Stavolta l’Italia presenta un film completamente diverso dalle solite commedie: arriva Lo chiamavano Jeeg Robot, esordio di Gabriele Mainetti e interpretato da Claudio Santamaria Luca Marinelli: il primo veste i panni di un delinquente che, a causa di un incidente, si ritrova ad avere una forza sovrumana. Un caso quasi unico nel nostro panorama cinematografico (il caso precedente è Il ragazzo invisibile di Gabriele Salvatores) che lascia ben sperare per il futuro: anche l’Italia lancia la sfida contro i cinefumetti hollywoodiani.

Non solo intrattenimento però: esce anche Il clan di Pablo Larraìn con cui il regista prosegue la sua indagine sul Cile attraverso metafore non troppo sottili che hanno incantato pubblico e critica. Da segnalare anche il ritorno del regista Andrew Niccol (dopo la brutta parentesi di The Host) che ritorna a parlare di tecnologia al servizio della guerra (e diarmi) con Good Kill in cui un pilota di caccia si trova a dover pilotare dei droni da una base a pochi chilometri di distanza da casa sua.

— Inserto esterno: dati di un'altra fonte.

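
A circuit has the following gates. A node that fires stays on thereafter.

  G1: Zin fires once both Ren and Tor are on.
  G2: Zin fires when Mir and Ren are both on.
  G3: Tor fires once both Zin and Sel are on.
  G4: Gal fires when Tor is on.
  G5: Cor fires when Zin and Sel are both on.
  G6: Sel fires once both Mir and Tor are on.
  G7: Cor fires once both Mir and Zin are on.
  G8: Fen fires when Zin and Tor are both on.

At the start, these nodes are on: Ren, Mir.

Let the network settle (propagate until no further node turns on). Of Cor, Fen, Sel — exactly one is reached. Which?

G2: Mir and Ren on → Zin on.
G7: Mir and Zin on → Cor on.
Fen would need Zin and Tor (G8), but Tor never turns on. Sel would need Mir and Tor (G6), but Tor never turns on.

Cor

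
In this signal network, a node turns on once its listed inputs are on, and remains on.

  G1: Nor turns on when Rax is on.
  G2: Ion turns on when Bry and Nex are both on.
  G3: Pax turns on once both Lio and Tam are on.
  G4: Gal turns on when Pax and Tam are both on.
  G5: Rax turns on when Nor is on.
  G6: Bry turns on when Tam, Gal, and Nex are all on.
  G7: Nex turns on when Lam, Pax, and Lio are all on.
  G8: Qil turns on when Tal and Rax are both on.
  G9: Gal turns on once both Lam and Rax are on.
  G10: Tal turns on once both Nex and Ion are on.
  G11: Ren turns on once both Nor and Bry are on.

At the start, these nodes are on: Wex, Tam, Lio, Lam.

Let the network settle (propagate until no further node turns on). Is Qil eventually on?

Qil would need Tal and Rax (G8), but Rax never turns on.

No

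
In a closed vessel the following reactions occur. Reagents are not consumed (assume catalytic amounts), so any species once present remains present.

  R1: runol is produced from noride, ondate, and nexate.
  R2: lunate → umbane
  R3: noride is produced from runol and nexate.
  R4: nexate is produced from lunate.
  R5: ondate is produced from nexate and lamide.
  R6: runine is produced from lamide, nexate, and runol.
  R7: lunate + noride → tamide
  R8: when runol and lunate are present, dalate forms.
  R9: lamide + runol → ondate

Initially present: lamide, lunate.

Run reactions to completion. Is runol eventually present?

No

runol would need noride, ondate, and nexate (R1), but noride never forms.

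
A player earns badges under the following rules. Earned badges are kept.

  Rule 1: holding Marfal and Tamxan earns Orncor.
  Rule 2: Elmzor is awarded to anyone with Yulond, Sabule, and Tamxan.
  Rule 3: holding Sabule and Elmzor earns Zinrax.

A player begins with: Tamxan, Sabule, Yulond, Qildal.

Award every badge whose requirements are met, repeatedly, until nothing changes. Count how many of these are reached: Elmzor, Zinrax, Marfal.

2

With Yulond, Sabule, and Tamxan, Elmzor is earned (Rule 2).
With Sabule and Elmzor, Zinrax is earned (Rule 3).
Elmzor: reached.
Zinrax: reached.
No rule produces Marfal, and it is not given.
Reached: Elmzor and Zinrax — 2 of the 3.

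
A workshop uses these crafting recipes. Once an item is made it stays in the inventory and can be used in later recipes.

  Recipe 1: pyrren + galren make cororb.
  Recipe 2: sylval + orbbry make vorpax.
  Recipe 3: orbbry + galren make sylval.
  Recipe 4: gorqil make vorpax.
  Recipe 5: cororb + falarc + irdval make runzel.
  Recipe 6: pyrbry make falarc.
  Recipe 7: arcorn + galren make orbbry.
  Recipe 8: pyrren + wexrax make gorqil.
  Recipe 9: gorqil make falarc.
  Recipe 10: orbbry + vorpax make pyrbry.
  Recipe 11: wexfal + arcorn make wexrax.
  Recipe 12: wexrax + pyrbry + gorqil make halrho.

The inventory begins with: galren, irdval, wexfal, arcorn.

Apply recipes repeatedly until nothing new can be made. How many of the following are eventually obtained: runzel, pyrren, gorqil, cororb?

runzel would need cororb, falarc, and irdval (Recipe 5), but cororb is never obtained.
No rule produces pyrren, and it is not given.
gorqil would need pyrren and wexrax (Recipe 8), but pyrren is never obtained.
cororb would need pyrren and galren (Recipe 1), but pyrren is never obtained.
None of the 4 are reached.

0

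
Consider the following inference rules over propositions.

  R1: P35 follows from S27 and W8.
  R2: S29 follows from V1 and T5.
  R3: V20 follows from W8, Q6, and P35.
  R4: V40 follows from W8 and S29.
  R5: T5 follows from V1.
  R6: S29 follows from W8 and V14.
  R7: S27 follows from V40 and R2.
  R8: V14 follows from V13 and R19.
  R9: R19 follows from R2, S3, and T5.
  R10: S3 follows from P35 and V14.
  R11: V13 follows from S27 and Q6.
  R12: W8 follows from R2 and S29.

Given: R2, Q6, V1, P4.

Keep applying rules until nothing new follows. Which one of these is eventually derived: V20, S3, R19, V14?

V20

V1 holds, so T5 follows (R5).
From V1 and T5, R2 gives S29.
R2 and S29 hold, so W8 follows (R12).
W8 and S29 hold, so V40 follows (R4).
From V40 and R2, R7 gives S27.
S27 and W8 hold, so P35 follows (R1).
From W8, Q6, and P35, R3 gives V20.
V14 would need V13 and R19 (R8), but R19 is never established. R19 would need R2, S3, and T5 (R9), but S3 is never established. S3 would need P35 and V14 (R10), but V14 is never established.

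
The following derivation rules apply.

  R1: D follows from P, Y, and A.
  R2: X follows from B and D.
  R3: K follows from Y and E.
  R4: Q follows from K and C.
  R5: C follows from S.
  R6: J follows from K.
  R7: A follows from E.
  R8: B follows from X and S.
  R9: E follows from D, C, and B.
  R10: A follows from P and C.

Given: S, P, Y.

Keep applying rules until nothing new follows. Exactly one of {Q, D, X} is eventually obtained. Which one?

S holds, so C follows (R5).
From P and C, R10 gives A.
From P, Y, and A, R1 gives D.
X would need B and D (R2), but B is never established. Q would need K and C (R4), but K is never established.

D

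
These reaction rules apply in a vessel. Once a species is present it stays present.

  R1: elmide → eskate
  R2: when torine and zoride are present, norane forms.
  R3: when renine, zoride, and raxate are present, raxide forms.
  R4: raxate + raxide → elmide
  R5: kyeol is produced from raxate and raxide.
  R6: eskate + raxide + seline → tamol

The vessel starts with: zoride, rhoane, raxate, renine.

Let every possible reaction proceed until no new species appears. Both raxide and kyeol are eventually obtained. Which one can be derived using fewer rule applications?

raxide

raxide: renine, zoride, and raxate present → raxide forms (R3). [1 rule application]
kyeol: renine, zoride, and raxate present → raxide forms (R3). raxate and raxide present → kyeol forms (R5). [2 rule applications]
raxide needs fewer.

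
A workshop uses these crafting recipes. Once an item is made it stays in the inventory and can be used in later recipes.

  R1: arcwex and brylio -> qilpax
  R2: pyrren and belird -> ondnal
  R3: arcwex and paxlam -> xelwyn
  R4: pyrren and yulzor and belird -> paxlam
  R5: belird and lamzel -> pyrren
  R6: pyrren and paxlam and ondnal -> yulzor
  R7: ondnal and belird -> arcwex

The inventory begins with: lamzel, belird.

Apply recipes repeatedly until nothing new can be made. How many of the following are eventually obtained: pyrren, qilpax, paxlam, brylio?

belird and lamzel -> pyrren (R5).
pyrren: reached.
qilpax would need arcwex and brylio (R1), but brylio is never obtained.
paxlam would need pyrren, yulzor, and belird (R4), but yulzor is never obtained.
No rule produces brylio, and it is not given.
Reached: pyrren — 1 of the 4.

1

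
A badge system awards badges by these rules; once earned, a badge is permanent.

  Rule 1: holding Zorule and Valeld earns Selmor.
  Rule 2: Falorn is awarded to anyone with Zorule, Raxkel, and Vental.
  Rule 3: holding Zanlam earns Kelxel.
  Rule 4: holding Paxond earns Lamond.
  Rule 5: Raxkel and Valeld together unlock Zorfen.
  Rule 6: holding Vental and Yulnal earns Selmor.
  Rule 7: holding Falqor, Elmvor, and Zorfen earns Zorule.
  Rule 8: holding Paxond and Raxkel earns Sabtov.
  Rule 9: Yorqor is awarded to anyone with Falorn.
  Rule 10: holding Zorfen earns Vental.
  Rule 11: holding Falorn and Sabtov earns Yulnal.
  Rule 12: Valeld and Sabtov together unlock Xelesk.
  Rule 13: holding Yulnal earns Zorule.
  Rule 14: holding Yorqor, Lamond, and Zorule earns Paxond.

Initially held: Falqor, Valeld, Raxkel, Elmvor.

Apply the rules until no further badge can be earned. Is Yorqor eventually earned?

With Raxkel and Valeld, Zorfen is earned (Rule 5).
With Falqor, Elmvor, and Zorfen, Zorule is earned (Rule 7).
With Zorfen, Vental is earned (Rule 10).
With Zorule, Raxkel, and Vental, Falorn is earned (Rule 2).
With Falorn, Yorqor is earned (Rule 9).

Yes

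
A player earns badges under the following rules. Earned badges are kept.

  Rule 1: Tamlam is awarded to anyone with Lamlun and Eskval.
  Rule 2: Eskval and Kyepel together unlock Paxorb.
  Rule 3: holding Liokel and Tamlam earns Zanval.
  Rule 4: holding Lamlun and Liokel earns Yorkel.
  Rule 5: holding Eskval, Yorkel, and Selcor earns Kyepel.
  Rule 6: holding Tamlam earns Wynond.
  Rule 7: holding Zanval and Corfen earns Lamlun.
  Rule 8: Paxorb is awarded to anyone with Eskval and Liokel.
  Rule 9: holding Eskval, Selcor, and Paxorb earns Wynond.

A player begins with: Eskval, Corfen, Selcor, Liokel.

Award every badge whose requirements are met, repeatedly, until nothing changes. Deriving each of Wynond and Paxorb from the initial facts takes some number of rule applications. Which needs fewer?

Paxorb: With Eskval and Liokel, Paxorb is earned (Rule 8). [1 rule application]
Wynond: With Eskval and Liokel, Paxorb is earned (Rule 8). With Eskval, Selcor, and Paxorb, Wynond is earned (Rule 9). [2 rule applications]
Paxorb needs fewer.

Paxorb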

C’è anche l’animazione, ma con una visione diversa dai soliti canoni: è la volta di Anomalisa, diretto da Charlie Kaufman e Duke Johnson e presentato a Venezia, un film d’animazione intimista e malinconico, non per bambini, e che concorre all’Oscar come miglior film d’animazione: uno scrittore, durante un viaggio d’affari, incontra una donna che lo porta a sovvertire la sua vita ordinaria e monotona.